Looking for marriage advice is like looking for cement - you don't need to go far and can easily trip over it, there is so much of it in our world. Everywhere you turn there is a counselor or advice columnist or "life coach" giving marriage advice and while some of it may be worthwhile and may actually save your marriage, some of it is worthless, and may actually cause more problems than it solves. So how is someone to tell the difference between good, bad, or indifferent marriage advice? To whom should you turn when experiencing marriage problems?
It may be true that you don't actually need to be a licensed therapist or psychologist to give good marriage advice. Sometimes those who have been married for decades can easily pinpoint problems between spouses and shed some light on possible solutions. After all, they may have gone through many of the same problems in the years of their own marriage and know exactly how the spouses feel, and may have seen what really works and what doesn't. It's true also that you don't even necessarily need to be married to give good marriage advice either. Sometimes even single people can see when someone is acting selfishly, refusing to compromise, or being disrespectful or disloyal to their mate, and can see the problems that this is causing as well. After all, marriage is supposed to be a relationship between two very close friends, and a single person can see when you're being a good friend to your spouse or not.
There is some danger in just accepting anyone's marriage advice, or turning to friends and family when your marriage is in trouble. For one thing, your friends and family may have a tendency to take your side on things, or may not realize when you're just telling your side of the story without being honest as to how your own behavior is contributing to the problem. Also, getting marriage advice means revealing some of the problems you're having in your marriage, and your spouse may not like you airing your dirty laundry to these people or talking to your parents or your best friend about his or her personal business.
In cases such as these, it might be good to speak to an actual counselor for marriage advice. There is usually something much safer about talking to a third-party stranger that doesn't know you when discussing personal business.
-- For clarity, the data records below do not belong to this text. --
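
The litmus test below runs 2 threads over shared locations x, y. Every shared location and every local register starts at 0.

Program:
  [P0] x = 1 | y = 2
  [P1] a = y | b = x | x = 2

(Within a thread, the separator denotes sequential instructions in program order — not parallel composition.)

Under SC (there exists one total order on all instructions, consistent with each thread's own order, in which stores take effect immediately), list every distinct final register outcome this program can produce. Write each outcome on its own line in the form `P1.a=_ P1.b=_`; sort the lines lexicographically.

P1.a=0 P1.b=0
P1.a=0 P1.b=1
P1.a=2 P1.b=1

outcome vector order: (P1.a,P1.b)
|SC outcomes| = 3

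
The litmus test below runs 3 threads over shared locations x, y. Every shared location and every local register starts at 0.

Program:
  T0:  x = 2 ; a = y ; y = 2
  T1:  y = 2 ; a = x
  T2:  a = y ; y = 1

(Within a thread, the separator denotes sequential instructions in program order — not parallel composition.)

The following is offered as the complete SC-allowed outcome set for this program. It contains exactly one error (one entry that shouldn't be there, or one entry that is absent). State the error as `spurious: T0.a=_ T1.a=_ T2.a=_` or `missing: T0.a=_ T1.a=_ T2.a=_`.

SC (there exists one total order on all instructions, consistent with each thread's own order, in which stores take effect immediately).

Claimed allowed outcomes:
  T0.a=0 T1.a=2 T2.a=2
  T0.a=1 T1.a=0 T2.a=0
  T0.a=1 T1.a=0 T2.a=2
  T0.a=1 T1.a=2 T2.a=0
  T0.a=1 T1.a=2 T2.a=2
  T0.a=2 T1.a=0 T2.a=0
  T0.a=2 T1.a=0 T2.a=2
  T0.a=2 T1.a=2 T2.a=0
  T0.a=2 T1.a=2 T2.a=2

missing: T0.a=0 T1.a=2 T2.a=0

outcome vector order: (T0.a,T1.a,T2.a)
SC (10): <0 2 0>, <0 2 2>, <1 0 0>, <1 0 2>, <1 2 0>, <1 2 2>, <2 0 0>, <2 0 2>, <2 2 0>, <2 2 2>
SC∖claimed = {<0 2 0>}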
Also, he or she may be able to recognize difficult problems that your friends may not be experienced with. While your friend may be able to listen to your problems, he or she may not be able to offer sound marriage advice for how to effectively deal with these problems. Many people need someone to just talk to or to vent their frustrations to occasionally, but to really address your problems and get marriage advice on how to make them go away, you may need to call in the professionals.